Les adversaires de la légalisation n'ont pas dit leur dernier mot. Ils tentent encore d'imposer de nouvelles normes de teneur en agents actifs. «Si cette mesure est adoptée, près de 80 % de nos produits seront interdits», redoute Michael Lord, directeur du développement de LivWell, premier distributeur de l'Etat avec 14 magasins et propriétaire de la plus grande plantation légale des Etats-Unis. Malgré les obstacles, les businessmen du cannabis entrevoient un avenir radieux. «Le nombre d'Etats prêts à légaliser la consommation ne cesse de croître, observe Roy Bingham.

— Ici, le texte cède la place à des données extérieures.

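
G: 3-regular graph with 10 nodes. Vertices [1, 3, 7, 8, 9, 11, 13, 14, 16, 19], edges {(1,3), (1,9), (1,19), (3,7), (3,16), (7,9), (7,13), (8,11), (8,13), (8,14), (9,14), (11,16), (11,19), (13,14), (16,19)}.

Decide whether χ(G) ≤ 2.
No, G is not 2-colorable

The clique on vertices [8, 13, 14] has size 3 > 2, so it alone needs 3 colors.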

Cela va devenir irréversible.» Quant à Christian Hageseth, qui voit son activité comme de la viticulture de grand luxe, il s'apprête à ouvrir un «cannabis ranch» tout près de l'aéroport de Denver avec hôtel, restaurant et salle de dégustation construits autour d'une plantation dernier cri. Au pays du dollar, toute nouvelle liberté signifie d'abord liberté d'entreprendre.